Forsythia Spring Glory Flowers
While pruning for shape and rejuvenation is plausible for the Forsythia, trying to force it to stay smaller than it wants to leaves you with a distasteful sight in the landscape. They are not meant to be used as a small boxed formal shrub or hedge. They would at least like to get to heights of 7-8 feet and 4 feet wide. Make sure you prune at the proper time or you will get spotty, sparse flowering in spring. There are smaller cultivars that can be used as small ornamental shrubs in a foundation planting though. A typical cultivar you will see is ‘ Lynwood’ which reaches the usual 10 x 10’. ‘Spring Glory’ gets just as large yet blooms a little earlier then most cultivars. The flower petals seem a little more elongated too. A nice dwarf, compact grower reaching only 1 1/2’ by 5’ wide is Gold Tide™, great for foundation planting as it’s arching branches spread over the landscape quite attractively.

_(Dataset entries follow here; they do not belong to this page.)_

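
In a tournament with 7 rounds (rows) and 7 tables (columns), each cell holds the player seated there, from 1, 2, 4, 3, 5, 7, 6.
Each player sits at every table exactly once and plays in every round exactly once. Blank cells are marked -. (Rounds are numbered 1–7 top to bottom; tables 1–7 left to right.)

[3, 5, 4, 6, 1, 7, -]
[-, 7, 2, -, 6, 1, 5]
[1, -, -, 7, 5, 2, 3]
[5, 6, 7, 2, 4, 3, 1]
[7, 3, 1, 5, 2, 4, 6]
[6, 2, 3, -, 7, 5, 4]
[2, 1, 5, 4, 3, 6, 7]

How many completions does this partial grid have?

1

Round 1, table 7: eliminating its round and table leaves {2}.
Round 2, table 1: eliminating its round and table leaves {4}.
Round 2, table 4: eliminating its round and table leaves {3}.
Round 3, table 2: eliminating its round and table leaves {4}.
Round 3, table 3: eliminating its round and table leaves {6}.
Round 6, table 4: eliminating its round and table leaves {1}.
Only one assignment across all blanks avoids any round or table repeat, giving 1 completion.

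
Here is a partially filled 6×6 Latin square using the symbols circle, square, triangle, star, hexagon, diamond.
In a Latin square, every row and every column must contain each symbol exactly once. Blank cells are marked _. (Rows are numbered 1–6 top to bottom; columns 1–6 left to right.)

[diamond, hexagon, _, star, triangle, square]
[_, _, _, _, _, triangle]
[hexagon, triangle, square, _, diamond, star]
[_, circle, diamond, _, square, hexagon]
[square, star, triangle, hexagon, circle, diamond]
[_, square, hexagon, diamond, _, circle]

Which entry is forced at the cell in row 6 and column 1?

triangle

Row 1, column 3: row 1 has {square, triangle, star, hexagon, diamond} and column 3 has {square, triangle, hexagon, diamond}, leaving only circle.
Row 2, column 2: row 2 has {triangle} and column 2 has {circle, square, triangle, star, hexagon}, leaving only diamond.
Row 2, column 3: row 2 has {triangle, diamond} and column 3 has {circle, square, triangle, hexagon, diamond}, leaving only star.
Row 2, column 1: row 2 has {triangle, star, diamond} and column 1 has {square, hexagon, diamond}, leaving only circle.
Row 2, column 4: row 2 has {circle, triangle, star, diamond} and column 4 has {star, hexagon, diamond}, leaving only square.
Row 2, column 5: row 2 has {circle, square, triangle, star, diamond} and column 5 has {circle, square, triangle, diamond}, leaving only hexagon.
Row 3, column 4: row 3 has {square, triangle, star, hexagon, diamond} and column 4 has {square, star, hexagon, diamond}, leaving only circle.
Row 4, column 4: row 4 has {circle, square, hexagon, diamond} and column 4 has {circle, square, star, hexagon, diamond}, leaving only triangle.
Row 4, column 1: row 4 has {circle, square, triangle, hexagon, diamond} and column 1 has {circle, square, hexagon, diamond}, leaving only star.
Row 6 already has {circle, square, hexagon, diamond} and column 1 already has {circle, square, star, hexagon, diamond}, so row 6, column 1 must be triangle.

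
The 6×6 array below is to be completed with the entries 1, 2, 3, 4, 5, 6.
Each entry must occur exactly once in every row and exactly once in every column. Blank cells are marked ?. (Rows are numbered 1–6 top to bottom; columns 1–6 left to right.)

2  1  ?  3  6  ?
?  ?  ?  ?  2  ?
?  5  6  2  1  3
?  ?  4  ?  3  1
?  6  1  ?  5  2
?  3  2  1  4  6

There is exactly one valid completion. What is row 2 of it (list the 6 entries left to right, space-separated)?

Row 2, column 2: row 2 has {2} and column 2 has {1, 3, 5, 6}, leaving only 4.
Row 2, column 6: row 2 has {2, 4} and column 6 has {1, 2, 3, 6}, leaving only 5.
Row 2, column 3: row 2 has {2, 4, 5} and column 3 has {1, 2, 4, 6}, leaving only 3.
Row 2, column 4: row 2 has {2, 3, 4, 5} and column 4 has {1, 2, 3}, leaving only 6.
Row 2, column 1: row 2 has {2, 3, 4, 5, 6} and column 1 has {2}, leaving only 1.
So row 2 reads: 1 4 3 6 2 5.

1 4 3 6 2 5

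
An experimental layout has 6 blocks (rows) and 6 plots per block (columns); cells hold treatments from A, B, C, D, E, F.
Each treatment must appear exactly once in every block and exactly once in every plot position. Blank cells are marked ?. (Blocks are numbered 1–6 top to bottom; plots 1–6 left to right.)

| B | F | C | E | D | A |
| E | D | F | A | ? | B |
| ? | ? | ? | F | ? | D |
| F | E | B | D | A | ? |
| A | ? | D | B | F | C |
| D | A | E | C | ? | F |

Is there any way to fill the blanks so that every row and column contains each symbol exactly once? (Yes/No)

No

Block 4, plot 6: block 4 together with plot 6 already contain {A, B, C, D, E, F} — every symbol — so nothing can go there. The grid has no valid completion.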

One of the best uses for Forsythia though is a cure for the winter blues. Early in the spring just as their flower buds begin to swell you can cut several stems and bring them in the house to force. Just place in a vase of water alone or mix with other cut flowers for an early spring bouquet, they will bloom right in the house. If everything is timed right they mix well with the cut stems of Pussy Willow and Daffodils. Then you have some bright flowers to enjoy inside when the outside world is still gray and drab and we’re all waiting until we can finally plant annuals!!